In case this gif does not convince you, this autopilot can run directly in the browser
at snake.schawe.me.
So, how does it work?
Neural Networks
If one does not know how to solve something, try to make a neural net come up with a solution.
One example of this applied to classic Atari games was this paper,
from ten years ago. We will apply this idea of reinforcement learning to snake in this post
(but of course others have done this already
[8,
9]).
The fundamental idea of reinforcement learning is quite simple. Just reward the model for
good decision, such that it may learn to make good decisions. So here we will use the score
defined as the length of the snake at the end of the game as the objective which is
maximized by good decisions.
Fortunately, there is already a lot of literature how reinforcement learning can be
implemented. We will use the actor-critic approach. So we construct a neural network
which takes the current state of the game as input and splits into two heads. One
head is the Actor with 3 outputs, which correspond to the next action to take: “right”,
“left” or “straight ahead”. The other head is the Critic with one output representing
an estimate of how long the snake can grow from the current situation.
For training a full game is played by following the advice of the Actor plus a bit of noise
to explore new strategies. Then the Critic is trained with all encountered game states
to produce estimates for the final score, which should predict the score that was indeed
reached.
For training the Actor, we take states of the game, make a different decision and
ask the Critic how good the resulting situation is. Depending on the estimated quality,
we teach the actor to make this decision more or less often.

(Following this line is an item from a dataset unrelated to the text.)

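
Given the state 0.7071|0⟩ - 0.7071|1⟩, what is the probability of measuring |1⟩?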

So Actor and Critic help each other at getting better and
the common part of the neural net should gain an “Understanding” of the game which both
can base their output on. Ingenious!
Technical Trivialities
My Implementation uses the Python libraries Keras and Tensorflow for training and
multiJSnake (German post) as
the environment. It is a strange decision to implement the environment in Java.
The reason is that it already existed and the combination offered the opportunity
to write a post on the
blog of my employer.
For this post, we will just treat the environment as a black box, which enforces the
rules of Snake.
Lokal Information
One of the most important decisions when designing the model is to determine
the nature of the input. The simplest option, which is quite suited for testing,
is using the local information around the head of the snake: three neurons (0 or 1)
indicating whether the field right, left and ahead are occupied by a wall or the
snake body (and eight more for the diagonals and two fields, left, right, ahead and behind
for a bit more farsightedness). Also we have to indicate where the food is, which
we solve with 4 further neurons (0 or 1) representing whether the food is left,
right, in or against the direction of the snake’s movement.
Behind the input we build a fully connected layer and behind that we
connect directly the two heads.
And after a few thousand training games
the snake moves directly towards the food and avoids itself. But it is not
yet clever enough to avoid catching itself in loops.
Well, even the heuristic of rsnake (German post)
was better.
Global Information
To avoid the snake trapping itself, we should give it global information of the
playing field — it is only fair, since humans do see the whole field, too.
But even with a \(10 \times 10\) field, there would be at least 100 input neurons,
such that fully connected layers would lead to very large models. Instead,
convolutional neural networks
seem like a very good fit to solve this problem, especially since our input is
of two-dimensional nature. To make life for our artificial intelligence a bit
easier, we split our playing field in three channels
- the Head: only the position of the head has a 1, otherwise 0
- the body: the positions of the body have a value corresponding to the number of timesteps they will be occupied
- the food: only the position of the food has a 1, otherwise 0
This is not even an advantage for the snake, since a human player also sees with three
color channels.
And to make life for our snake even easier, we change the output of the actor from
three relative (left, right, ahead) to four absolute (north, east, south, west) directions.
This model layout deserves to be called deep learning. The other model parameters
can be looked up at github.com/surt91/multiJSnake.
And after a few tenthousand training games this model works well enough to
routinely play perfect games on a \(10 \times 10\) field.
And since I only trained it on a \(10 \times 10\) field, it fails on every other size.